Как бы то ни было, среди всех прочих ситуаций, когда мне явно недоставало доброжелательности или уважения к своему ближнему, тот случай, который я только что исследовал, мне кажется особенно важным. И вот почему: тогда, в той истории с начинающим ученым, я пренебрег элементарной этикой математического ремесла (24). В той среде, где меня приняли так радушно, когда я сам только начинал заниматься наукой — то есть в группе Бурбаки и в ближайших к ней кругах, — этика, о которой я говорю, вслух обычно не обсуждалась. Но при этом ее живое присутствие ощущалось ясно; правила ее, для всех равно священные, опирались на всеобщее негласное соглашение. Насколько я помню, только один человек при мне четко и ясно сформулировал их в разговоре. Это был Дьедонне. Беседа об этом зашла, когда я (в один из первых своих приездов) гостил у него в Нанси. Не исключено, что он впоследствии еще несколько раз возвращался к тому же вопросу. Очевидно, ему это казалось важным; я и сам, должно быть, почувствовал тогда, как много значения он придавал этой теме, если не забыл его слов за добрых тридцать пять лет. Мои старшие коллеги обладали для меня непререкаемым моральным авторитетом, а Дьедонне тогда как бы говорил от имени всей группы. Этого для меня было достаточно, чтобы все услышанное, без оговорок, взять на вооружение. Однако же я сам ни тогда, ни после, ни разу не задумался над тем, почему, собственно, так важно соблюдать эти правила. Я, по правде сказать, вообще не видел для себя смысла в подобных размышлениях: ведь у меня никогда не было сомнений в том, что от родителей, людей — кто посмеет это оспорить — безукоризненной нравственности, я унаследовал все необходимые установки на честность, ответственность за свои поступки и проч. Все это — надежные позиции, прекрасные и проверенные во всех отношениях; исходя из них, я просто не могу ошибиться (5).
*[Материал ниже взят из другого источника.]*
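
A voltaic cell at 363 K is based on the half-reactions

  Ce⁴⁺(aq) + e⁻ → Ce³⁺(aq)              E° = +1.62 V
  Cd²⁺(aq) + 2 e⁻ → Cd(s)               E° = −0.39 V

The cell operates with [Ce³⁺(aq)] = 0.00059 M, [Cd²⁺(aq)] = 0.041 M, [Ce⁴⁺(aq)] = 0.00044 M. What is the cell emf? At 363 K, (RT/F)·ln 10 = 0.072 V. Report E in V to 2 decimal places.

+2.05 V

Since E°(Ce⁴⁺/Ce³⁺) > E°(Cd²⁺/Cd), Ce⁴⁺/Ce³⁺ serves as the cathode.
E°cell = +1.62 − (−0.39) = +2.01 V, with n = 2 electrons transferred.
Balancing gives 2 Ce⁴⁺(aq) + Cd(s) → 2 Ce³⁺(aq) + Cd²⁺(aq); hence Q = ([Ce³⁺(aq)]^2·[Cd²⁺(aq)]) / [Ce⁴⁺(aq)]^2 = 0.0737 (log Q = −1.132).
E = E° − (0.072/n)·log Q = +2.01 − (0.072/2)(−1.132) = +2.05 V.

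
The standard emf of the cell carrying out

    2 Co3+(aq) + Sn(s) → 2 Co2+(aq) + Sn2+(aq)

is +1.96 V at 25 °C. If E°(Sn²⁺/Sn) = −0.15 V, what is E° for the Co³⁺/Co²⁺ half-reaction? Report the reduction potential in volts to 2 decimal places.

In the reaction as written the Co³⁺/Co²⁺ couple is reduced (cathode) and Sn²⁺/Sn is oxidized (anode), so E°cell = E°(Co³⁺/Co²⁺) − E°(Sn²⁺/Sn).
E°(Co³⁺/Co²⁺) = E°cell + E°(anode) = +1.96 + (−0.15) = +1.81 V.

+1.81 V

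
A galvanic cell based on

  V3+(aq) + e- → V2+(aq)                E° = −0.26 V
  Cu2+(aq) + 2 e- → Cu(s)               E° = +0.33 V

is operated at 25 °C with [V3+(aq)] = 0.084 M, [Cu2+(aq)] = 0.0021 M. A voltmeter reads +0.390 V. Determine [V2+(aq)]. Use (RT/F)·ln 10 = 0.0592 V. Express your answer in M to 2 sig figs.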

Дьедонне тогда не слишком распространялся; долгие речи были вообще не в ходу в среде Бурбаки. Должно быть, он обронил свое замечание мимоходом, как нечто само собой разумеющееся. Он всего лишь сделал упор на простейшее, самое безобидное с виду правило: всякий, кто получит научный результат, заслуживающий интереса, должен иметь право и возможность его опубликовать, при том единственном условии, что этот результат еще нигде не опубликован. Таким образом, даже если данный результат кому-то уже известен, но еще не появлялся в печати, любой человек со стороны, получивший его своими средствами, волен его опубликовать. Да, «любой» здесь вполне может означать «первый встречный»; да, его способ освещения проблемы может показаться ограниченным тем зрелым математикам, которые давно уже «в курсе дела» и не в пример лучше разбираются в нем… Но если они при этом в свое время не потрудились записать черным по белому свои соображения на этот предмет — тогда они не вправе помешать пресловутому «первому встречному» выступить в печати со своей точкой зрения на данную проблему. Кажется, я припоминаю, что Дьедонне добавил тогда: отказавшись от этого правила, мы тем самым открыли бы лазейку новым, худшим злоупотреблениям. Кажется, именно в тот раз я услышал от него историю о том, как Гаусс в свое время отклонил работу Якоби (под тем предлогом, что идеи, изложенные автором, самому Гауссу были давно известны).

Это простое правило — существенная поправка к «меритократической» позиции, на которой, вообще говоря, стоял не я один. Дьедонне, как и другие члены группы Бурбаки, были не менее склонны встречать человека «по заслугам». В соблюдении этого правила — гарантия честности. С радостью отмечаю (на основании всех откликов из большого мира, долетавших ко мне до сего дня), что профессиональная честность членов-основателей группы по-прежнему безукоризненна (26). И утверждаю, что другим математикам, позднее вошедшим в состав Бурбаки (или обретавшимся поблизости, в той же научной среде) не удалось пронести ее через годы, не покоробив. Я и сам ее не сберег.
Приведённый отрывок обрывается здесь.